The cost of the Atlantic Cable made for a very strong incentive to come up with technologies to speed up the operation of the system, in other words to get message onto the cable and off the other end as fast as possible. The Siphon Recorder, initially developed by Sir William Thompson (later Lord Kelvin) in 1867, was one of the earliest such pieces of equipment.

At first the very weak signal at the other end of an Atlantic Cable was detected using a mirror galvanometer - the current passed through a coil on a delicate suspension moving an attached mirror. A beam of light focussed onto the mirror was thus deflected enough to be readily observed. (See a picture of this arrangement on Bill McLaughlin's website).

This necessitated very careful attention at the receiver not to miss any characters in the Morse Code.
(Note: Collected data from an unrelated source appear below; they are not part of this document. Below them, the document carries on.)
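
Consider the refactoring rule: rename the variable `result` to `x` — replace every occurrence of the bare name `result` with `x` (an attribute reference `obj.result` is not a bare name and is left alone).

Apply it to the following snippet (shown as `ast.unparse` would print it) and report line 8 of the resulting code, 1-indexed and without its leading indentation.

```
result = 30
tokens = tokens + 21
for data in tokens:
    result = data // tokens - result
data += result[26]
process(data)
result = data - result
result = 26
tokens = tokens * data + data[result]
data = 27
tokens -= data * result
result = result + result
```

Transformed code:
x = 30
tokens = tokens + 21
for data in tokens:
    x = data // tokens - x
data += x[26]
process(data)
x = data - x
x = 26
tokens = tokens * data + data[x]
data = 27
tokens -= data * x
x = x + x

x = 26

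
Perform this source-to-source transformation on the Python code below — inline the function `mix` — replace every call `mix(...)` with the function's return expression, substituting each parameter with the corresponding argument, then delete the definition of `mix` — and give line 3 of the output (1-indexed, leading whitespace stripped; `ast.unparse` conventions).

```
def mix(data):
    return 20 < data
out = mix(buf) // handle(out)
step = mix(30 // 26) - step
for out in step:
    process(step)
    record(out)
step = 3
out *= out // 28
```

for out in step:

Transformed code:
out = (20 < buf) // handle(out)
step = (20 < 30 // 26) - step
for out in step:
    process(step)
    record(out)
step = 3
out *= out // 28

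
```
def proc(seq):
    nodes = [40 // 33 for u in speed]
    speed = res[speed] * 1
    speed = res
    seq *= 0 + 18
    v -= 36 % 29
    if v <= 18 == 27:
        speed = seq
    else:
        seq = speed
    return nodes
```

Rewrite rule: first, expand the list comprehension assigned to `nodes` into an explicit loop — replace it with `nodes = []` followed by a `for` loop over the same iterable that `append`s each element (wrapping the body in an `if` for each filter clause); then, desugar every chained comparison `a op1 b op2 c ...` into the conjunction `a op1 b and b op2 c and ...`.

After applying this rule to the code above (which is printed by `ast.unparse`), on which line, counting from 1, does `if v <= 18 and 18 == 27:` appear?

Transformed code:
def proc(seq):
    nodes = []
    for u in speed:
        nodes.append(40 // 33)
    speed = res[speed] * 1
    speed = res
    seq *= 0 + 18
    v -= 36 % 29
    if v <= 18 and 18 == 27:
        speed = seq
    else:
        seq = speed
    return nodes

9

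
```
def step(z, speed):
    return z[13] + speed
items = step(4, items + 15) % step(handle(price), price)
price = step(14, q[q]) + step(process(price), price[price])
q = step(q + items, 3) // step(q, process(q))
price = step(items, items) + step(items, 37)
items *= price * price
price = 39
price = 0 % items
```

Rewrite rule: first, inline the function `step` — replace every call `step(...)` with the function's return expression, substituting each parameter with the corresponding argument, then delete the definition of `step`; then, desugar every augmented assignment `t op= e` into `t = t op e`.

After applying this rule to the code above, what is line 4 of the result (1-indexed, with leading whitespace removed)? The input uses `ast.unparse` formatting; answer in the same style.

Transformed code:
items = (4[13] + (items + 15)) % (handle(price)[13] + price)
price = 14[13] + q[q] + (process(price)[13] + price[price])
q = ((q + items)[13] + 3) // (q[13] + process(q))
price = items[13] + items + (items[13] + 37)
items = items * (price * price)
price = 39
price = 0 % items

price = items[13] + items + (items[13] + 37)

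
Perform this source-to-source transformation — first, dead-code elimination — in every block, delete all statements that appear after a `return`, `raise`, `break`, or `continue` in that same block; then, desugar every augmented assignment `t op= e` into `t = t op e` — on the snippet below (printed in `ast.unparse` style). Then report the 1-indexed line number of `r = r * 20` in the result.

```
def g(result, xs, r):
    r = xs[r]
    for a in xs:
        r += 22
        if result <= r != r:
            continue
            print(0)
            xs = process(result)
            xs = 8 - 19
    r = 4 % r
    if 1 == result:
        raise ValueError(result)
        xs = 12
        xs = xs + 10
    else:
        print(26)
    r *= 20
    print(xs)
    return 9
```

Transformed code:
def g(result, xs, r):
    r = xs[r]
    for a in xs:
        r = r + 22
        if result <= r != r:
            continue
    r = 4 % r
    if 1 == result:
        raise ValueError(result)
    else:
        print(26)
    r = r * 20
    print(xs)
    return 9

12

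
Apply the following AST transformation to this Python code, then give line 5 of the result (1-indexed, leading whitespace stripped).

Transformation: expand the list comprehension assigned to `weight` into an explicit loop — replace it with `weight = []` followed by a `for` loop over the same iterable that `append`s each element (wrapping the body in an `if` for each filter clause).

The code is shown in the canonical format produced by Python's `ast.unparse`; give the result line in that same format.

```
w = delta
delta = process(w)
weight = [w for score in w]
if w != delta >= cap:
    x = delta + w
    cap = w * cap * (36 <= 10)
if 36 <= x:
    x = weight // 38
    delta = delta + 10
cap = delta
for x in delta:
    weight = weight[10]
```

Transformed code:
w = delta
delta = process(w)
weight = []
for score in w:
    weight.append(w)
if w != delta >= cap:
    x = delta + w
    cap = w * cap * (36 <= 10)
if 36 <= x:
    x = weight // 38
    delta = delta + 10
cap = delta
for x in delta:
    weight = weight[10]

weight.append(w)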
Clearly a system that actually recorded the signal would be better. The Siphon Recorder achieved this with again a delicate suspension of an arm moved by a coil and a fine glass tube pen that worked by siphoning ink along its hollow stem and which brushed lightly on a moving paper tape. Improved responsiveness was obtained by vibrating the pen slightly to ease its glide over the paper.

This was a typical result:

The dots and dashes are not clearly delineated ! In fact a swing up is a dot and it stays up if the next bit is a dot. A dash is a swing down. Note that 's' (...) above involves a long upward hump and 'o' (---) a downward one. I can only say it must have taken a lot of practice to read signals like the above.

The example below at least helpfully has the letter joins marked.

Nonetheless Bright was able to say in 1898 that "it requires only one ordinary clerk [!] at the receiving end, instead of a first rate mirror clerk and a writer". And, of course any ambiguities could be checked later by examining the tape in detail.

It will be apparent that the keying used to send the message was not the single action we are used to from WW2 films, with dash - dot Morse of long and short bleeps. At this time current flowing one way was a dot and the other way was a dash. This involved using two keys next to each other.